Institute for War and Peace Reporting | Giving Voice, Driving Change

Kivu Peace Deal Failing to Deliver

Clashes between rival groups and attacks on civilians still common two months after deal struck.
By Charles Ntiricya, Taylor Toeka, Lisa Clifford

Villagers say the peace deal meant to end violence in Congo’s North Kivu province has yet to deliver on its promises.



Dozens of warring militia groups signed the January 23 agreement in the provincial capital Goma, pledging to put down their weapons and demobilise. But nearly two months later, those displaced by the fighting say the troubled eastern province continues to be gripped by violence and insecurity.



“I believe that participants of the conference fooled us,” said one man who told IWPR his family were recently attacked by men loyal to the rebel leader Laurent Nkunda. Only two weeks earlier, they had returned home from a camp for internally displaced people, IDPs, after being assured it was safe.



“If they agreed to stop the war, why then are we still getting constantly attacked? Where is the peace that they promised us? They went to have fun in Goma, that’s all. When will there be an end to this miserable life of destitution and wandering?”



Those displaced by the fighting told IWPR that the peace deal is being violated by all sides, with clashes between Nkunda’s troops and various Mai Mai militia groups occurring regularly. They say attacks by rebels against villagers, including sexual violence, are also still common.



The continuing violence means that some IDPs have refused to go home



A 65-year-old man told IWPR that he’s afraid to leave a camp for displaced people in the North Kivu town of Rutshuru. He says those who stuck it out in his home village of Nyanzale are now fleeing continuing harassment, rape and pillaging by armed groups.



“The act of engagement signed by different parties to the conference on peace, security and development in the Kivu is one thing, its implementation is another thing,” said the man who lives with six family members in the camp. He describes his state of mind as sad, mentioning his lost fields and domestic animals and his journey into exile.



Despite the violations of the Goma agreement, the leaders of the rebel groups insist they remain committed to peace. A spokesperson for Nkunda’s National Congress for the Defence of the People, CNDP, said, “We are committed to act according to what we have signed.” However, a representative of the Pareco Mai Mai group said peace depends on whether the CNDP stays out of its territory.



The United Nations estimates some 800,000 people have been displaced by fighting in North Kivu province since last year. Only a tiny percentage - about 40,000 - live in camps run by the UN refugee agency, UNHCR, at Mugunga, Bulengo and Buhimba. The rest are in makeshift shelters or scattered with family and friends around the province.



A UNHCR spokesman said that despite the peace deal most people are staying in camps for now, waiting to see if the situation stablises before going back to their villages. “They want to see some return to normalisation before heading home,” said Andrej Mahecic. “They’ve seen many peace agreements before so for now they’re going to sit and wait.”



Ami Muhima, president of the IDP committee in Buhimba, says many are there for the sixth or seventh time. “Should we return to our villages for an eighth flight?” said Muhima. “This has already happened seven times since 2006.”



But conditions are bad. UNHCR says the general lawlessness and insecurity in the east has spilled over into the camps with sexual assaults and general crime a serious problem for those who’ve taken shelter there.



Vicky Nkoji, who works at Bulengo, told IWPR that the refugee crisis has also had an impact on the local population, with even those who aren’t displaced coming to the camps for food. “Poverty is leading the Goma population to sponge off the displaced persons when there is an [aid] distribution,” said Nkoji.

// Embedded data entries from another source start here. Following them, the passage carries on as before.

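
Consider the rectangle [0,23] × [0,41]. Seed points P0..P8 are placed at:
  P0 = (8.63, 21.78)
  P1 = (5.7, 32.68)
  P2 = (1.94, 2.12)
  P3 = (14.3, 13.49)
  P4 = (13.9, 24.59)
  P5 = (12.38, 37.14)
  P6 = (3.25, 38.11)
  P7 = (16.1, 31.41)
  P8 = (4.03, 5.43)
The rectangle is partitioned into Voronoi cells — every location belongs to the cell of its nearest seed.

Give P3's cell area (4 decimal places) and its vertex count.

Area of P3's cell: 234.3677 (5 vertices)

1. box [0,23]×[0,41]: [(0, 0) (23, 0) (23, 41) (0, 41)]
2. ⊥bis P3·P0 via (11.465,17.635): [(0, 9.7934) (0, 0) (23, 0) (23, 25.5244)]  |A|=406.1556
3. ⊥bis P3·P1 via (10,23.085): [(0, 9.7934) (0, 0) (23, 0) (23, 25.5244)]  |A|=406.1556
4. ⊥bis P3·P2 via (8.12,7.805): [(3.8614, 12.4344) (15.2998, 0) (23, 0) (23, 25.5244)]  |A|=292.1251
5. ⊥bis P3·P4 via (14.1,19.04): [(13.4869, 19.0179) (3.8614, 12.4344) (15.2998, 0) (23, 0) (23, 19.3607)]  |A|=262.8071
6. ⊥bis P3·P5 via (13.34,25.315): [(13.4869, 19.0179) (3.8614, 12.4344) (15.2998, 0) (23, 0) (23, 19.3607)]  |A|=262.8071
7. ⊥bis P3·P6 via (8.775,25.8): [(13.4869, 19.0179) (3.8614, 12.4344) (15.2998, 0) (23, 0) (23, 19.3607)]  |A|=262.8071
8. ⊥bis P3·P7 via (15.2,22.45): [(13.4869, 19.0179) (3.8614, 12.4344) (15.2998, 0) (23, 0) (23, 19.3607)]  |A|=262.8071
9. ⊥bis P3·P8 via (9.165,9.46): [(13.4869, 19.0179) (5.7935, 13.7559) (16.5893, 0) (23, 0) (23, 19.3607)]  |A|=234.3677
10. canonical 5-gon: [(13.4869, 19.0179) (5.7935, 13.7559) (16.5893, 0) (23, 0) (23, 19.3607)]
11. shoelace: 234.3677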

IWPR interviewed a 53-year-old widow in her ruined home in the village of Rukoro. She went home because life was unbearable in the Rutshuru soccer stadium where hundreds of IDPs have gathered in makeshift accommodation. She has six children and says that since returning, she has been threatened by men in military uniforms who say there is no one to stop them hurting her.



“I’ve just spent at least three months there, but I received help only once a week. I received three kilos of beans, half a bottle of vegetable oil and fifty kilos of corn flour although I have such a big family,” she said. “That’s why I went back, even if it’s not safe at Rukoro.”

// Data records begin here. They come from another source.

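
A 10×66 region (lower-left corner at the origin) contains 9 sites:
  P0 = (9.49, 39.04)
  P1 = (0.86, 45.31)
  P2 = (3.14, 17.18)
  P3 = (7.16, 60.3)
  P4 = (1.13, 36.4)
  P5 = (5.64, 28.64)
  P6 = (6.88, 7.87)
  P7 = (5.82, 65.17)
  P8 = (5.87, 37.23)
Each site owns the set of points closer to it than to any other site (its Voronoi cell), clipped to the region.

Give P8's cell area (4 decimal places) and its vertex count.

Area of P8's cell: 41.3624 (5 vertices)

1. box [0,10]×[0,66]: [(0, 0) (10, 0) (10, 66) (0, 66)]
2. ⊥bis P8·P0 via (7.68,38.135): [(0, 53.495) (0, 0) (10, 0) (10, 33.495)]  |A|=434.95
3. ⊥bis P8·P1 via (3.365,41.27): [(5.4623, 42.5704) (0, 39.1835) (0, 0) (10, 0) (10, 33.495)]  |A|=395.8633
4. ⊥bis P8·P2 via (4.505,27.205): [(5.4623, 42.5704) (0, 39.1835) (0, 27.8184) (10, 26.4568) (10, 33.495)]  |A|=124.4873
5. ⊥bis P8·P3 via (6.515,48.765): [(5.4623, 42.5704) (0, 39.1835) (0, 27.8184) (10, 26.4568) (10, 33.495)]  |A|=124.4873
6. ⊥bis P8·P4 via (3.5,36.815): [(5.4623, 42.5704) (2.7831, 40.9092) (5.1993, 27.1105) (10, 26.4568) (10, 33.495)]  |A|=73.6555
7. ⊥bis P8·P5 via (5.755,32.935): [(5.4623, 42.5704) (2.7831, 40.9092) (4.172, 32.9774) (10, 32.8213) (10, 33.495)]  |A|=41.3624
8. ⊥bis P8·P6 via (6.375,22.55): [(5.4623, 42.5704) (2.7831, 40.9092) (4.172, 32.9774) (10, 32.8213) (10, 33.495)]  |A|=41.3624
9. ⊥bis P8·P7 via (5.845,51.2): [(5.4623, 42.5704) (2.7831, 40.9092) (4.172, 32.9774) (10, 32.8213) (10, 33.495)]  |A|=41.3624
10. canonical 5-gon: [(5.4623, 42.5704) (2.7831, 40.9092) (4.172, 32.9774) (10, 32.8213) (10, 33.495)]
11. shoelace: 41.3624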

Another Rukoro resident is also finding life difficult. “We are between the devil and the deep blue sea,” said the man who recently married and says he is struggling to protect his wife. “These men that you see in front of you some two hundred metres from the river are Nkunda’s soldiers. They’re getting drunk very easily and they take women who are not hiding.



“When we go to the market or visit our friends, they take all what we have. What have we done to be subjected to this?”



The prospect of justice for their attackers - even far away at the International Criminal Court, ICC, in The Hague - offers some comfort for those living under such terrible conditions. Many believe that without justice, the victims and their tormentors will struggle to ever live together in peace. “They must be tried at the ICC like Thomas Lubanga,” said Amani Amahoro, a Mugunga IDP.



Charles Ntiricya and Taylor Toeka Kakala are IWPR contributors in Goma. Lisa Clifford is an international justice reporter in The Hague.